Depending on the range, premium customers are likely to get access to private shooting lanes, concierge treatment, executive lounges, complimentary gun cleaning, cigar rooms and other pampering.

“We’re still growing and getting new members every week,” said Richard Abramson, Centennial’s general manager.

That’s not to say the new clubs are just for the wealthy. Part of the trend is being attributed to what some in the industry call “Gun Culture 2.0,” a new generation of nonhunting firearms owners that is more diverse, independent and socially active. A recent study by the NSSF found that new target shooters are increasingly younger, female and urban.

“We’ve seen a whole new market get into firearms ownership,” said NSSF’s Snow.

Demetra Caston, a 33-year-old mom, wife and graduate student who took up target shooting a year ago, recalled going to other ranges before Frisco Gun Club opened.

“They were real kind of dark and dingy, so to speak,” she said. “In all honesty, it was intimidating.”

Snow likens the customer service and layouts at the ritzier ranges to that of an Apple store.

“I wouldn’t say really glamour,” he said. “It’s just trying to put together a cleaner, more professional image than what has been the normal range, retail layout.”

Concrete floors and polished metal decor give Lock & Load Miami a nightclub feel.

“We’re in the middle of an entertainment area, we’re an entertainment complex, if you will,” said general manager Mike Pryor.

The range, which opened in September, offers memberships to shooters who pass background checks and complete safety orientations. Nonmembers can’t bring their own guns but may buy packages to shoot an assortment of fully automatic rifles.

Pryor said that 20 people, including two women from Singapore, were waiting for the range to open last Thursday so they could purchase one of the machine gun packages, which are priced from $82.50 for the “Cadet” to $545 for the “Automatic Gratification.” The shoots are supervised one-on-one by former military or law enforcement officers.

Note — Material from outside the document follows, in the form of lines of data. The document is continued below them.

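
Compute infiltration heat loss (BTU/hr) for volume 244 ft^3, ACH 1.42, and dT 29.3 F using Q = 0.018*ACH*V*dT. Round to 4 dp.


Q = 0.018 * 1.42 * 244 * 29.3 = 182.7336 BTU/hr

182.7336 BTU/hr


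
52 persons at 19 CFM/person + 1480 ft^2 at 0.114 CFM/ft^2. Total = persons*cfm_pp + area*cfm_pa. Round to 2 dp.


Total = 52*19 + 1480*0.114 = 1156.72 CFM

1156.72 CFM


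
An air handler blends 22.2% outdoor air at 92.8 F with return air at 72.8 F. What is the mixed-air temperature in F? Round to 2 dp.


T_mix = 72.8 + (22.2/100)*(92.8-72.8) = 77.24 F

77.24 F


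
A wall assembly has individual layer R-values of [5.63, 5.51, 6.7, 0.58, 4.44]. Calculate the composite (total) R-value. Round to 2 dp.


R_total = 5.63 + 5.51 + 6.7 + 0.58 + 4.44 = 22.86

22.86


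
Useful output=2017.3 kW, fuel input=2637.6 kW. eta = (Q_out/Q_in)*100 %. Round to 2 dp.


eta = (2017.3/2637.6)*100 = 76.48 %

76.48 %


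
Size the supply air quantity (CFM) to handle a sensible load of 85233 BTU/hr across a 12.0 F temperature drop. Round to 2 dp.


CFM = 85233 / (1.08 * 12.0) = 6576.62

6576.62 CFM


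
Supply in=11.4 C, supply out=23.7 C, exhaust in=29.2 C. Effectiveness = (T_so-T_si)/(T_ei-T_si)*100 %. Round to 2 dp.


eff = (23.7-11.4)/(29.2-11.4)*100 = 69.10 %

69.10 %


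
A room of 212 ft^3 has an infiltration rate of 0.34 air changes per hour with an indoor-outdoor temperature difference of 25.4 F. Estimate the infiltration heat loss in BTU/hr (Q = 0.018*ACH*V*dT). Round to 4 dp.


Q = 0.018 * 0.34 * 212 * 25.4 = 32.9550 BTU/hr

32.9550 BTU/hr


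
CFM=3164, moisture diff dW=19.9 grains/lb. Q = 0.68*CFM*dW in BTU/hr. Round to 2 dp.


Q = 0.68 * 3164 * 19.9 = 42815.25 BTU/hr

42815.25 BTU/hr


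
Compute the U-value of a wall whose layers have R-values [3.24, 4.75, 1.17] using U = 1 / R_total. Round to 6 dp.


R_total = 3.24 + 4.75 + 1.17 = 9.16
U = 1/9.16 = 0.109170

0.109170


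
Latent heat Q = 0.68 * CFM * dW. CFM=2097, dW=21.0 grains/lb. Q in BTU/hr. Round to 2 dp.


Q = 0.68 * 2097 * 21.0 = 29945.16 BTU/hr

29945.16 BTU/hr


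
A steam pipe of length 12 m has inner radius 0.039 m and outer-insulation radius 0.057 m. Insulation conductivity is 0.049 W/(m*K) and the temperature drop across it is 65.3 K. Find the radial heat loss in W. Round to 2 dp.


Q = 2*pi*0.049*12*65.3/ln(0.057/0.039) = 635.73 W

635.73 W


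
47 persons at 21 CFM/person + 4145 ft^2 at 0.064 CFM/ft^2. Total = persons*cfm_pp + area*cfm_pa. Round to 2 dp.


Total = 47*21 + 4145*0.064 = 1252.28 CFM

1252.28 CFM


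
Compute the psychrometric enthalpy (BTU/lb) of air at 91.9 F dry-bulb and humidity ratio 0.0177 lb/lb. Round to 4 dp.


h = 0.24*91.9 + 0.0177*(1061+0.444*91.9) = 41.5579 BTU/lb

41.5579 BTU/lb


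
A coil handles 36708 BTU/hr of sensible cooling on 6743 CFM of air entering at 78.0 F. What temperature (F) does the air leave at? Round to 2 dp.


dT = 36708/(1.08*6743) = 5.0406
T_leave = 78.0 - 5.0406 = 72.96 F

72.96 F


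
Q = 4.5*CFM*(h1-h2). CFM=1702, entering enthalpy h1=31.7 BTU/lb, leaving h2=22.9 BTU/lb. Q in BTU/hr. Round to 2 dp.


Q = 4.5 * 1702 * (31.7 - 22.9) = 67399.20 BTU/hr

67399.20 BTU/hr


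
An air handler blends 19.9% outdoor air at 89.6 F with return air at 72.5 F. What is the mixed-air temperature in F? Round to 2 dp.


T_mix = 72.5 + (19.9/100)*(89.6-72.5) = 75.90 F

75.90 F


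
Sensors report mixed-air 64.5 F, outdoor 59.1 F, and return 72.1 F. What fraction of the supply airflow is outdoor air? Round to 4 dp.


frac = (64.5 - 72.1) / (59.1 - 72.1) = 0.5846

0.5846


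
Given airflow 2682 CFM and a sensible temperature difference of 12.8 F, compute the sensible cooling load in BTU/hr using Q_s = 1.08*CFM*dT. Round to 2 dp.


Q = 1.08 * 2682 * 12.8 = 37075.97 BTU/hr

37075.97 BTU/hr


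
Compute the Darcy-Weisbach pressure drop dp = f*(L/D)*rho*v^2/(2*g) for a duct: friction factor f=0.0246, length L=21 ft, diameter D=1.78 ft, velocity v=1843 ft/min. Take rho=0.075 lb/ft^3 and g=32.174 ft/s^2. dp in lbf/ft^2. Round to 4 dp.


v_fps = 1843/60 = 30.7167 ft/s
dp = 0.0246*(21/1.78)*0.075*30.7167^2/(2*32.174) = 0.3192 lbf/ft^2

0.3192 lbf/ft^2


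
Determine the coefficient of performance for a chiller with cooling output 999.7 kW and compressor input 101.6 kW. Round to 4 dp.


COP = 999.7 / 101.6 = 9.8396

9.8396


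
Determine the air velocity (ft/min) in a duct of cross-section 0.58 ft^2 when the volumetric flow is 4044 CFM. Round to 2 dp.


V = 4044 / 0.58 = 6972.41 ft/min

6972.41 ft/min


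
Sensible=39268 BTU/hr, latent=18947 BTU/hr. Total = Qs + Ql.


Qt = 39268 + 18947 = 58215 BTU/hr

58215 BTU/hr


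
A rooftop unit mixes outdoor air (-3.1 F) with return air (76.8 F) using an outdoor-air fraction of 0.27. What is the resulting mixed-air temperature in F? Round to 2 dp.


T_mix = 0.27*(-3.1) + 0.73*76.8 = 55.23 F

55.23 F


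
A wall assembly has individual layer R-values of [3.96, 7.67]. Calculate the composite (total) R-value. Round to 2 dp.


R_total = 3.96 + 7.67 = 11.63

11.63


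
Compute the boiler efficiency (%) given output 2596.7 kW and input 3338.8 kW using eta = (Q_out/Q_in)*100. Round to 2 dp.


eta = (2596.7/3338.8)*100 = 77.77 %

77.77 %


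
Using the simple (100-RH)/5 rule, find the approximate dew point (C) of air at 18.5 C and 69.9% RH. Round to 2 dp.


Td = 18.5 - (100-69.9)/5 = 12.48 C

12.48 C


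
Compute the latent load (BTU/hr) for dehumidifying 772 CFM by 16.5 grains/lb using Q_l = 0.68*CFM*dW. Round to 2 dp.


Q = 0.68 * 772 * 16.5 = 8661.84 BTU/hr

8661.84 BTU/hr


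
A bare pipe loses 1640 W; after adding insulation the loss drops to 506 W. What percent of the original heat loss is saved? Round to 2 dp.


Savings = ((1640-506)/1640)*100 = 69.15 %

69.15 %


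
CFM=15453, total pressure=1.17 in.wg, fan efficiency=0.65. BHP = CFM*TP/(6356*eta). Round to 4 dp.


BHP = 15453 * 1.17 / (6356 * 0.65) = 4.3762 hp

4.3762 hp


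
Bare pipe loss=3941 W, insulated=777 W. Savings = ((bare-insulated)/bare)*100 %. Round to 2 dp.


Savings = ((3941-777)/3941)*100 = 80.28 %

80.28 %


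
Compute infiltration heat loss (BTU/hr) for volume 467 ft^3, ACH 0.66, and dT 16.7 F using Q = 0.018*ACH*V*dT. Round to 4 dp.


Q = 0.018 * 0.66 * 467 * 16.7 = 92.6509 BTU/hr

92.6509 BTU/hr


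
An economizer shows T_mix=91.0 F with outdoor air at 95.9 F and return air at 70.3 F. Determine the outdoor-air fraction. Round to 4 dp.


frac = (91.0 - 70.3) / (95.9 - 70.3) = 0.8086

0.8086


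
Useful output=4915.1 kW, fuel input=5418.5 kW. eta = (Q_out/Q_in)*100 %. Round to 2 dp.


eta = (4915.1/5418.5)*100 = 90.71 %

90.71 %


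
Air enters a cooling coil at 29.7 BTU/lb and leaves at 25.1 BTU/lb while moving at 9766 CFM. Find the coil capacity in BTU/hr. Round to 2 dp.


Q = 4.5 * 9766 * (29.7 - 25.1) = 202156.20 BTU/hr

202156.20 BTU/hr


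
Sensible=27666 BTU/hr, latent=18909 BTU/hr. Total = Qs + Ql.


Qt = 27666 + 18909 = 46575 BTU/hr

46575 BTU/hr


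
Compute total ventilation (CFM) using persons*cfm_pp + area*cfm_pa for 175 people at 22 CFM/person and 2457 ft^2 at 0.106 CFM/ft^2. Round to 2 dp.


Total = 175*22 + 2457*0.106 = 4110.44 CFM

4110.44 CFM


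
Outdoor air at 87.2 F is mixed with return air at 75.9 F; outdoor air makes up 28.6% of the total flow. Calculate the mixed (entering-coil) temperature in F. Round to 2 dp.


T_mix = 75.9 + (28.6/100)*(87.2-75.9) = 79.13 F

79.13 F


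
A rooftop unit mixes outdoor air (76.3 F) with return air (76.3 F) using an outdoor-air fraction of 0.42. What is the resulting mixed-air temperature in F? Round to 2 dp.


T_mix = 0.42*76.3 + 0.58*76.3 = 76.30 F

76.30 F


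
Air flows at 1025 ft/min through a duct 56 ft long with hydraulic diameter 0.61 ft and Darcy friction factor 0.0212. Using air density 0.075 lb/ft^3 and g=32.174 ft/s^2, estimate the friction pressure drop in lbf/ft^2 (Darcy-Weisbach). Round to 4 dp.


v_fps = 1025/60 = 17.0833 ft/s
dp = 0.0212*(56/0.61)*0.075*17.0833^2/(2*32.174) = 0.6620 lbf/ft^2

0.6620 lbf/ft^2


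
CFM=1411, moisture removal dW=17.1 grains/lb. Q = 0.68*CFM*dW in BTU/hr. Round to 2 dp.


Q = 0.68 * 1411 * 17.1 = 16407.11 BTU/hr

16407.11 BTU/hr


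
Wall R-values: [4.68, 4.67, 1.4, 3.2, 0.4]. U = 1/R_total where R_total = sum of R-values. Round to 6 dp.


R_total = 4.68 + 4.67 + 1.4 + 3.2 + 0.4 = 14.35
U = 1/14.35 = 0.069686

0.069686


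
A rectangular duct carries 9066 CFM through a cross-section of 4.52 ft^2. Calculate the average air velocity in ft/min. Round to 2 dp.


V = 9066 / 4.52 = 2005.75 ft/min

2005.75 ft/min


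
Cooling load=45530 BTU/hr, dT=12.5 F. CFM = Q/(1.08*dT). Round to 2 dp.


CFM = 45530 / (1.08 * 12.5) = 3372.59

3372.59 CFM


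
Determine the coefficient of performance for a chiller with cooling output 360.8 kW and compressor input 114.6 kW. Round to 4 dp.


COP = 360.8 / 114.6 = 3.1483

3.1483


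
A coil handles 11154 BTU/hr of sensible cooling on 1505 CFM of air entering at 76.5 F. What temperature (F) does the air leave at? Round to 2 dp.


dT = 11154/(1.08*1505) = 6.8623
T_leave = 76.5 - 6.8623 = 69.64 F

69.64 F


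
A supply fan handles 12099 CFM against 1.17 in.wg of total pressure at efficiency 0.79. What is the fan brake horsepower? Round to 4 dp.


BHP = 12099 * 1.17 / (6356 * 0.79) = 2.8192 hp

2.8192 hp


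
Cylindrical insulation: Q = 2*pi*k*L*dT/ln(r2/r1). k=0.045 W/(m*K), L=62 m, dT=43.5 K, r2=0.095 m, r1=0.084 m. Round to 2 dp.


Q = 2*pi*0.045*62*43.5/ln(0.095/0.084) = 6196.64 W

6196.64 W


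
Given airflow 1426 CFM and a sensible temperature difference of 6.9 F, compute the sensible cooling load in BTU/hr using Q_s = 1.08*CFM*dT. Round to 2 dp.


Q = 1.08 * 1426 * 6.9 = 10626.55 BTU/hr

10626.55 BTU/hr


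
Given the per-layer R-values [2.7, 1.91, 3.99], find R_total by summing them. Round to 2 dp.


R_total = 2.7 + 1.91 + 3.99 = 8.60

8.60


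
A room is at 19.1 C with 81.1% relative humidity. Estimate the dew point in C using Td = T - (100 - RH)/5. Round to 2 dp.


Td = 19.1 - (100-81.1)/5 = 15.32 C

15.32 C


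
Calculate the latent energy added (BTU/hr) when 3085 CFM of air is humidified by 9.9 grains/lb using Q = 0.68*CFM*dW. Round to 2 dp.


Q = 0.68 * 3085 * 9.9 = 20768.22 BTU/hr

20768.22 BTU/hr


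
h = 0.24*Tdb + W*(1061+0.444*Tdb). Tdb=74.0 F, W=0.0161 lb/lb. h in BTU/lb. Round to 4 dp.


h = 0.24*74.0 + 0.0161*(1061+0.444*74.0) = 35.3711 BTU/lb

35.3711 BTU/lb


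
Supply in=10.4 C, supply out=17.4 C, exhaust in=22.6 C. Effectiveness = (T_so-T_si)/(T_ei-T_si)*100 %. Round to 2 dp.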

“We don’t want to just hand them a gun and just say ‘here,’” said Pryor, a retired Miami Beach police officer. “We make it an experience. We want them to get some real world-type training.”

From member polo shirts in Miami to filet mignon in Texas to scheduling shoots via an iPhone app in Denver, many are starting to ask, are guns the new golf?

“A lot of people who have joined here have given up their golf country club membership in lieu of doing this," said Johnson, whose Frisco club restaurant features an executive chef.

Frisco Gun Club doesn’t permit shooters younger than 8 but is planning a promotion where a family of four can get a pizza, drinks, a rental handgun and time on the range for about $90.

“We're going to compare it to, ‘Hey, you could go out to the movies with the family or you could go bowling with the family or you can come do this with the family,’ and the price is pretty competitive,” Johnson said.

The promotion is proof that the U.S. is too careless about guns, said Sugarmann with the Violence Policy Center.

“Only with guns can we have a conversation with a straight face about bringing 8-year-olds, 10-year-olds into a situation where you have lethal weaponry passing hands, being used to fire at targets, even full auto,” he said. “If we were talking about alcohol, smoking or any other product, people would say there's something wrong with that. But because it's guns, it is viewed as being different.”

Caston said she supports the family night concept, but doesn’t think her 9- and 7-year-old daughters are ready for the range. Instead, she plans on enrolling them in Frisco Gun Club’s “The Eddie Eagle” class, an NRA-sponsored program that teaches young children important steps to take if they find a gun.

“I want to get them a little more training before we get going,” Caston said. “But I think it's a great idea because of the way that the club is set up, it's easier to bring your children and family.”